The results also provide a sobering view of nutritional epidemiology. Of 1200 different analytic ways (specifications) to approach the NHANES data, only 48 yielded significant findings. The vast majority found no significant association.
I would extend this paper beyond nutritional epidemiology. I mean, every time we read an observational study, in any area of bio-medicine, the authors tell us about their analytic method. It’s one method. Not 1200, or a 10 quadrillion.
Now consider the issue of publication bias wherein positive papers get published and null papers not so much.
Take the example of this paper.
There were 40 specifications that yielded a favorable red meat-mortality association and 8 that yielded a negative association. Red meat proponents could publish a positive one; vegetarian proponents could publish a negative one.
One question I will ask Dr. Zeraatker is why can’t we force authors of observational studies to at least produce results of multiple analytic choices.
Until that happens, I would remain skeptical of non-randomized association studies.
Humility and the embrace of uncertainty is the best approach to observational science. This study strongly supports that contention.
JMM
I concluded a while ago that observational studies aren’t worth the electricity it takes to store them. They give authoritarians a rational to rule over us: pressure us to spend money, force us to wear masks, take vaccines we don’t want, close down businesses. They do this even when RCTs are available that paint a very different picture.

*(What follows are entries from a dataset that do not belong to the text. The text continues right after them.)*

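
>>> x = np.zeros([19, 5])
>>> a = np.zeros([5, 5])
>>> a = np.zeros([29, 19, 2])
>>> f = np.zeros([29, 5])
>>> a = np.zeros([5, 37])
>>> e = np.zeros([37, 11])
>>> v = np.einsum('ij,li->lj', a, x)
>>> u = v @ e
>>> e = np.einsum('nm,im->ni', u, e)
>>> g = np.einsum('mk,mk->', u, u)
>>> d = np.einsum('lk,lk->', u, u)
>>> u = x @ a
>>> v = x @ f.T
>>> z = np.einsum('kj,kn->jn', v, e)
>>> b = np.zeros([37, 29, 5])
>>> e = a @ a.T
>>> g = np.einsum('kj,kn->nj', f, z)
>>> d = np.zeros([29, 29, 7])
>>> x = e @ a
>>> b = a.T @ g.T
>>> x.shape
(5, 37)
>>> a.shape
(5, 37)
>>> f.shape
(29, 5)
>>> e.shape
(5, 5)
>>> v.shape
(19, 29)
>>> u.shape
(19, 37)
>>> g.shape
(37, 5)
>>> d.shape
(29, 29, 7)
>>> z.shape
(29, 37)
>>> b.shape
(37, 37)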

One motivation is to create the illusion that they are protecting us from the dangers of the world, unlike their opponents. First decide the policy, then select from a near infinite number of studies that justify the policy. This isn’t a conspiracy, it’s just the lowbrow behavior that emerges from a less than ethical establishment.
The other great motivation is money. Observational studies bring lots and lots of money: useless tests, therapies, and pharmaceuticals. People waste hours of their lives watching meaningless videos, with lots of impressive jargon, claiming this or that based on observational studies.
The most disgusting aspect of this is that when a rare bird comes along who tries to warn the public: Vinay Prasad, Tracy Hoeg, Gilbert Welch, Robert Whitaker, Clare Craig, the attack machine tries to destroy them, and the attackers are usually MDs.
We live in predatory world; you had better learn to protect yourself.
I enjoyed reading this post of yours but cringed and had rigors when I saw you use the latest "buzzword du jour" -- I refer to this SPACE thing. All of a sudden, and for mysterious reasons, plenty of folks no longer talk or write about (for example) some development in the field of cardiology; instead they feel compelled to use the precious verbiage, "cardiology space". Ditto for just about every other discipline or work activity that can be imagined for the human race.
Instead of saying that I took my Allen Edmonds loafers to a competent shoe repair shop last week, it is apparently now de rigueur to say instead, "I took my Allen Edmonds loafers last week to a guy who is very active these days in the shoe repair space". If you think I am being hyperbolic here, please think again! The unctuous, highly paid cretins who dominate healthcare administration in our country have recently added the noun SPACE to their list of automatic bullshit terminology. In other words, using the noun "space" is now a big fad in the Healthcare Administration SPACE. God help us. Please.